Critics say AOL-TW is pushing the wide-open Internet toward a more restricted model closer to a “walled garden” of AOL-affiliate content and services. The Center for Media Education’s director Jeff Chester contends AOL is creating an “Internet lite” that will curtail the Web’s rich offerings.

Standards for developing interactive content will likely be a contentious issue, too. Today, Microsoft WebTV subscribers can’t access AOLTV interactive content, or vice versa. The content formats remain different, despite calls for an open standard.

Complementing Their Businesses

Depending whom you ask, AOL-TW could help or hinder digital entertainment distribution. Expect Time Warner artists such as Madonna, Jewel, and the Cure to be zealously promoted on AOL access devices–including Internet appliances, handheld devices, and PCs. Also, AOL is developing a Net-based music subscription service. AOL’s 26 million members could experience some marketing experiments.

This week, Time Warner’s Time Inc. announced the launch of On magazine, an Internet lifestyle and culture publication. Representatives of On say it will target AOL members with subscription pitches and some new AOL members will offered free subscriptions.

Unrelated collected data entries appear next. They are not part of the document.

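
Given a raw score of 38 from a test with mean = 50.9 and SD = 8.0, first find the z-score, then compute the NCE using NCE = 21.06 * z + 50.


z = (X - mean) / SD = (38 - 50.9) / 8.0
z = -12.9 / 8.0
z = -1.6125
NCE = NCE = 21.06z + 50
Carry z at full precision (z = -12.9 / 8.0) into the conversion:
NCE = 21.06 * (-12.9 / 8.0) + 50 = -271.674 / 8.0 + 50
NCE = -33.9592 + 50
NCE = 16.0408

16.0408


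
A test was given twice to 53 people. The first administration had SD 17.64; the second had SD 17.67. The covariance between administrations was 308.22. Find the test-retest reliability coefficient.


r = cov(X,Y) / (SD_X * SD_Y)
r = 308.22 / (17.64 * 17.67)
r = 308.22 / 311.6988
r = 0.9888

0.9888


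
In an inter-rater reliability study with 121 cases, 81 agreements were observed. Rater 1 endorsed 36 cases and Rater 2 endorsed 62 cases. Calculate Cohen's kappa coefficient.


P_o = 81/121 = 0.669421
P_e = (36*62 + 85*59) / 14641 = 0.49498
kappa = (P_o - P_e) / (1 - P_e)
kappa = (0.669421 - 0.49498) / (1 - 0.49498)
kappa = 0.3454

0.3454


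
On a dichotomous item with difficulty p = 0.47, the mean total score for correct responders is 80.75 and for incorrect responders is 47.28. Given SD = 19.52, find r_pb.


q = 1 - p = 0.53
rpb = ((M1 - M0) / SD) * sqrt(p * q)
rpb = ((80.75 - 47.28) / 19.52) * sqrt(0.47 * 0.53)
rpb = 0.8558

0.8558


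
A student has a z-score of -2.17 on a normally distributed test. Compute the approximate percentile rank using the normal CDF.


CDF(z) = 0.5 * (1 + erf(z/sqrt(2)))
erf(-1.5344) = -0.97
CDF = 0.015
Percentile rank = 0.015 * 100 = 1.5

1.5


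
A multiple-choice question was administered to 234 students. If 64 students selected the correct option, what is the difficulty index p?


Item difficulty p = number correct / total examinees
p = 64 / 234
p = 0.2735

0.2735


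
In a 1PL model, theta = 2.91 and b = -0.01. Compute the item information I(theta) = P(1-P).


P = 1/(1+exp(-(2.91--0.01))) = 0.9488
I = P*(1-P) = 0.9488 * 0.0512
I = 0.0486

0.0486


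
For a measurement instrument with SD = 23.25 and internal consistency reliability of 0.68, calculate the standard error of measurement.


SEM = SD * sqrt(1 - rxx)
SEM = 23.25 * sqrt(1 - 0.68)
SEM = 23.25 * sqrt(0.32) = 23.25 * 0.565685
SEM = 13.1522

13.1522


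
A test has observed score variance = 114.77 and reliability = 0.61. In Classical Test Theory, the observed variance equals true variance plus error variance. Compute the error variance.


var_true = rxx * var_obs = 0.61 * 114.77 = 70.0097
var_error = var_obs - var_true
var_error = 114.77 - 70.0097
var_error = 44.7603

44.7603


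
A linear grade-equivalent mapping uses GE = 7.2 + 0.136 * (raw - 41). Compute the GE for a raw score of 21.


raw - median = 21 - 41 = -20
slope * diff = 0.136 * -20 = -2.72
GE = 7.2 + -2.72
GE = 4.48

4.48


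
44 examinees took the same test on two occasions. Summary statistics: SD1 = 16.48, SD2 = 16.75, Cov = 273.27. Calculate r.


r = cov(X,Y) / (SD_X * SD_Y)
r = 273.27 / (16.48 * 16.75)
r = 273.27 / 276.04
r = 0.99

0.99


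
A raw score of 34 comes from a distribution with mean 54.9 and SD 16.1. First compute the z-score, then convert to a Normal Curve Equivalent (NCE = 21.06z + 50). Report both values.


z = (X - mean) / SD = (34 - 54.9) / 16.1
z = -20.9 / 16.1
z = -1.2981
NCE = NCE = 21.06z + 50
Carry z at full precision (z = -20.9 / 16.1) into the conversion:
NCE = 21.06 * (-20.9 / 16.1) + 50 = -440.154 / 16.1 + 50
NCE = -27.3388 + 50
NCE = 22.6612

22.6612


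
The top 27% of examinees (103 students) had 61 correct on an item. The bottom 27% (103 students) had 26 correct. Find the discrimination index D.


p_upper = 61/103 = 0.5922
p_lower = 26/103 = 0.2524
D = 0.5922 - 0.2524 = 0.3398

0.3398


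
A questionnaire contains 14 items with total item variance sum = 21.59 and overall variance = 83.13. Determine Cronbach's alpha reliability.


alpha = (k/(k-1)) * (1 - sum(si^2)/s_total^2)
= (14/13) * (1 - 21.59/83.13)
alpha = 0.7972

0.7972


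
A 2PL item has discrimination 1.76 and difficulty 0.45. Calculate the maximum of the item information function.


For 2PL, max info at theta = b = 0.45
I_max = a^2 / 4 = 1.76^2 / 4
= 3.0976 / 4
I_max = 0.7744

0.7744


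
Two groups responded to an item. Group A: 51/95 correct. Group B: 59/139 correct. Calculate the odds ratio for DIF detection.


Odds_A = 51/44 = 1.1591
Odds_B = 59/80 = 0.7375
OR = Odds_A / Odds_B = 1.1591 / 0.7375
Exactly, OR = (51 * 80) / (44 * 59) = 4080 / 2596
OR = 1.5716

1.5716


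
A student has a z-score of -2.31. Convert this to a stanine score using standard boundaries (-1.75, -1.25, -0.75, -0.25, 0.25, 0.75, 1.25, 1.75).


Stanine boundaries: [-1.75, -1.25, -0.75, -0.25, 0.25, 0.75, 1.25, 1.75]
z = -2.31
Check each boundary:
  z < -1.75
  z < -1.25
  z < -0.75
  z < -0.25
  z < 0.25
  z < 0.75
  z < 1.25
  z < 1.75
Highest qualifying boundary gives stanine = 1

1


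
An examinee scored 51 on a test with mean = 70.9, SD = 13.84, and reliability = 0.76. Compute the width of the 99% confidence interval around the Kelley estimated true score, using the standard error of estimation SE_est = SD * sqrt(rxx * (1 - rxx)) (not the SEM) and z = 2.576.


True score estimate = 0.76*51 + 0.24*70.9 = 55.776
SE_est = SD * sqrt(rxx * (1 - rxx)) = 13.84 * sqrt(0.76 * 0.24) = 13.84 * sqrt(0.1824) = 5.910831
CI = T_est +/- z * SE_est, so width = 2 * z * SE_est = 2 * 2.576 * 5.910831
Width = 30.4526

30.4526


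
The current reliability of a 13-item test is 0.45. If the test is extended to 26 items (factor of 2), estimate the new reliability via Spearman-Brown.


r_new = (n * rxx) / (1 + (n-1) * rxx)
r_new = (2 * 0.45) / (1 + 1 * 0.45)
r_new = 0.9 / 1.45
r_new = 0.6207

0.6207


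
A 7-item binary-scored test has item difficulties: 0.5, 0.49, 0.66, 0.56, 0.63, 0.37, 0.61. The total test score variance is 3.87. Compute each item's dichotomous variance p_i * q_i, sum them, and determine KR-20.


For each item, compute p_i * q_i:
  Item 1: 0.5 * 0.5 = 0.25
  Item 2: 0.49 * 0.51 = 0.2499
  Item 3: 0.66 * 0.34 = 0.2244
  Item 4: 0.56 * 0.44 = 0.2464
  Item 5: 0.63 * 0.37 = 0.2331
  Item 6: 0.37 * 0.63 = 0.2331
  Item 7: 0.61 * 0.39 = 0.2379
Sum(p_i * q_i) = 0.25 + 0.2499 + 0.2244 + 0.2464 + 0.2331 + 0.2331 + 0.2379 = 1.6748
KR-20 = (k/(k-1)) * (1 - Sum(p_i*q_i) / Var_total)
= (7/6) * (1 - 1.6748/3.87)
= 1.1667 * 0.5672
KR-20 = 0.6618

0.6618


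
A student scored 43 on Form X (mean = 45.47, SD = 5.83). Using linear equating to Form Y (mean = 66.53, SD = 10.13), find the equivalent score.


slope = SD_Y / SD_X = 10.13 / 5.83 ~ 1.7376
intercept = mean_Y - slope * mean_X = 66.53 - (10.13 / 5.83) * 45.47 ~ -12.477
Y = slope * X + intercept. To avoid rounding drift from the rounded slope/intercept, evaluate the equivalent form Y = mean_Y + SD_Y * (X - mean_X) / SD_X at full precision:
Y = 66.53 + 10.13 * (43 - 45.47) / 5.83
Y = 66.53 - 10.13 * 2.47 / 5.83
Y = 66.53 - 25.0211 / 5.83
Y = 66.53 - 4.2918
Y = 62.2382

62.2382


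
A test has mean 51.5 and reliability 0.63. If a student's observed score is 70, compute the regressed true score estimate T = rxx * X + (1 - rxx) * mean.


T_est = rxx * X + (1 - rxx) * mean
T_est = 0.63 * 70 + 0.37 * 51.5
T_est = 44.1 + 19.055
T_est = 63.155

63.155


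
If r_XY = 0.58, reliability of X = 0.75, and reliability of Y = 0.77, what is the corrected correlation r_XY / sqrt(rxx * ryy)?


r_corrected = rxy / sqrt(rxx * ryy)
= 0.58 / sqrt(0.75 * 0.77)
= 0.58 / sqrt(0.5775)
= 0.58 / 0.759934
r_corrected = 0.7632

0.7632


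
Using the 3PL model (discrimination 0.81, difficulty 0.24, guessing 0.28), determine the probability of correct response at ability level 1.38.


logit = 0.81*(1.38 - 0.24) = 0.9234
P* = 1/(1 + exp(-0.9234)) = 0.7157
P = 0.28 + (1 - 0.28) * 0.7157
P = 0.7953

0.7953


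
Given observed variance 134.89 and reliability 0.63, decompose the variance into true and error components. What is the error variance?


var_true = rxx * var_obs = 0.63 * 134.89 = 84.9807
var_error = var_obs - var_true
var_error = 134.89 - 84.9807
var_error = 49.9093

49.9093


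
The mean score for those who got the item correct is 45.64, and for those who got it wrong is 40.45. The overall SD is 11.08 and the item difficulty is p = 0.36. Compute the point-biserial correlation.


q = 1 - p = 0.64
rpb = ((M1 - M0) / SD) * sqrt(p * q)
rpb = ((45.64 - 40.45) / 11.08) * sqrt(0.36 * 0.64)
rpb = 0.2248

0.2248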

There is also some evidence that AOL isn’t above killing off innovative technology. For example, when AOL subsidiary Nullsoft innovated a bit too much, the company came down with an iron fist. Its Gnutella program used to let people swap MP3 files over the Internet. When Time Warner executives complained, AOL closed down the project.

Feds Push Choice

The merger’s impact on broadband access and competition depends on where you live and which cable company serves you.

Thanks to the FTC, which negotiated a five-year open access pact with AOL and Time Warner, the new company must let at least three other Internet service providers use Time Warner cable modem networks in any communities where AOL launches its own broadband service.

Time Warner’s largest cable subscriptions are in New York, the Carolinas, California, Florida, and Texas.

The access pact squelched some fears that Time Warner would lock out competitors from its broadband network, so AOL could hold captive an audience of broadband customers required to use AOL. Competitor EarthLink has already signed an access deal with Time Warner that is seen as a model of deals to come.

Concerns about the deal haven’t gone away, however. Some small ISPs, consumer groups, and the American Civil Liberties Union still oppose the merger on grounds that the deal’s vast scope could restrict free speech and alter the open nature of the Internet.

Merging these sizable companies is already a momentous task. Now, we have a debate that will likely outlast the argument over who really won the 2000 presidential election. Does the AOL-TW deal herald a new Net century, as Case claims? Or does it simply represent the last vestiges of a dot-com boom?